Мария посмотрела на часы. Вставать еще рано, желания почитать не появлялось. Она лежала с открытыми глазами, анализируя странные случаи в своей жизни, задаваясь вопросом: почему только сегодня она поняла о себе самое главное, свою необычную сущность.
Когда, интересно, все началось?
На тридцать девятый день от рождения родители ее потеряли. В деревне у бабушки домик крохотный – сени да горница, разделенная большой печью на две части.
Отец в городе в институте учился, приезжал по праздникам, поэтому в то утро спали долго. Бабушка осторожно, стараясь не шуметь, подкинула дрова в топку.
– Ма, дай Маню покормлю, – сказала мама, высовывая голые ступни из-под теплого одеяла.
– Бог с тобой, какую Маню? – бабушка встрепенулась, подбежала к кровати, бесцеремонно подняла одеяло.
Ребенок куда-то пропал.
От шума сонный отец сел на край кровати, бессмысленно тараща глаза. Мама в панике поднимала подушки, заглядывала под кровать, заставленную большими плетеными корзинами, зачем-то открыла отцовский саквояж, обнаружив там грязные носки, пару тетрадок.
– Ма, ты точно не трогала Машку? – дрожащим голосом спросила мама.
– Бог с тобой, доча, я скотину кормила, – бабушка растерянно трясла белье, лежащее на стульях.
Отец очнулся ото сна, испуганно наблюдая за женской суетой, натянул штаны и стал искать ребенка.

Рассказывали, что искали довольно долго, пока бабушка на корточках не залезла под кровать и не вытянула сверток со спящим ребенком из самого дальнего угла, за корзинами для гусят.
– Все, черт подменил ребенка, – как припечатала, изрекла бабушка, выбравшись из-под кровати, и утерла подолом фартука вспотевшее лицо.
С тех пор все и пошло.
В первом классе она порезала пальто однокласснику, который в кинотеатре сидел перед ней.

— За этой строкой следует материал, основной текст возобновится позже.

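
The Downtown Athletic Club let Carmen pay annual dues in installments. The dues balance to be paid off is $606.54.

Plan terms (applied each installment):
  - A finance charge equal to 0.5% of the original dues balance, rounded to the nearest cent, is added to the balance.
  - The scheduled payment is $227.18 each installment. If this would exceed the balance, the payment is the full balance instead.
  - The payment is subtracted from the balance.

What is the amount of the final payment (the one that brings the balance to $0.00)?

$161.27

Installment 1: $606.54 +$3.03 interest = $609.57; pay $227.18 → $382.39
Installment 2: $382.39 +$3.03 interest = $385.42; pay $227.18 → $158.24
Installment 3: $158.24 +$3.03 interest = $161.27; pay $161.27 → $0.00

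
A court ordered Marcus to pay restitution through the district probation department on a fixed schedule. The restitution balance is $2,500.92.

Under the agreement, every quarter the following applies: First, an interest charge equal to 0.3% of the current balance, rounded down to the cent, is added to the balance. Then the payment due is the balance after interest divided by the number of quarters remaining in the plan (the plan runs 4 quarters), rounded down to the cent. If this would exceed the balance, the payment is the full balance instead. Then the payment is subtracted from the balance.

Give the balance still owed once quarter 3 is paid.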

Фильм еще не начался, у Маши в руке бритва для заточки карандашей. Она зажимает ее между пальцами, говорит Федотову:
– Будешь дразниться, пальто порежу.
– Кобра, кобра, – Вовка не чует опасности, – четырехглазая.
    Маша прячет бритву глубоко между пальцами, чтобы всерьез не повредить пальто, проводит понарошку, как ей кажется, по спине Федотова.
– Вот тебе!
Вечером мама штопает чужое клетчатое пальто, Вовкина мамаша пьет чай с отцом, вежливо обсуждая детские шалости. Маша ждет порки. Когда противная соседка уходит, унося злополучное пальто, отец в гневе снимает ремень. Делает шаг к дочери, наступает на резиновую голову тряпичной куклы, падает и ломает ногу.
    Так, разберемся с конечностями. Сколько она их перепортила за свои полвека?
Первому мужу – три раза, второму – один раз.
Петенька был патологическим вруном, врал просто из любви к искусству, чем доводил Машу до синевы. Но в тот раз врал со смыслом.
– В командировку еду, вечером буду, – сказал он Маше, уехав с сотрудниками на пьянку в День нефтяника в лесную гостиницу. Она о коварстве мужа узнала где-то в обед от вахтера, позвонив на работу, и шибко опечалилась. Петенька в это время подвернул ногу на коряге у реки, получив закрытый перелом.
Через год история повторилась с точностью до часа.
Она выдавала бегунок хвостатому студенту, когда в кабинет вошла сотрудница.
– Почему с мужем не поехала на пикник?
– На какой пикник? Он в командировке.
– Ха, в командировке. Они утром у моего дома в автобус садились всем табором, сегодня же День нефтяника.
– Ах, паразит! Ах, паразит! – у Маши слов для возмущения оказалось только два.
Вечером привезли хромого мужа, который покаянно поведал, как, танцуя с коллегой Ольгой Трофимовной, угодил в какую-то яму на поляне. И вот результат – перелом лодыжки.
Третий раз он повредил ногу в Чишмах, при пересадке с поезда на поезд.
Они возвращались с Украины, всю дорогу напевая: «Я купил себе путевку за девяносто пять рублей, лучше бы я купил веревку и повесился на ней…»
Лукавили, конечно. Путешествие было замечательным: мавзолей Пирогова, Софийский собор, Лавра, магазины. Везли восемь тюков мануфактуры себе и родным. От избытка хорошего настроения Петенька завязал легкий роман с молодухой с дитем, а в Чишмах вызвался посадить их на электричку. Маша злилась, сидя на чемоданах, ожидая задержавшегося мужа, который подозрительно долго провожал эту Олю.
Конечно, результат прежний. Электричка тронулась неожиданно, дверь закрылась, Петенька повис с внешней стороны вагона с зажатой дверью ногой. Слава Богу, что совсем не убился, когда наконец-то вытянул ногу и упал на перрон. Обошлось без перелома, но размер конечности увеличился в два раза.
Она подводила мужа до скамейки на перроне, оставив пятилетнего сына охранять чемоданы, потом по одному тюку волокла вещи. Как до дома добирались – особый рассказ.
За двадцать один год супружества они так надоели друг другу, что развод обмывали торжественно в кругу друзей, пили шампанское и кричали: «За свободу!»
Когда он увозил свои вещи – опять незадача.
– Выйди из зала на минутку, – говорит Петенька, загрузив свои мешки и коробки в грузовик, стоящий во дворе.
– Зачем? Мне и на диване неплохо. Тебе что-то из моих тряпок приглянулось? Может, юбка зеленая? Не стесняйся, бери при мне.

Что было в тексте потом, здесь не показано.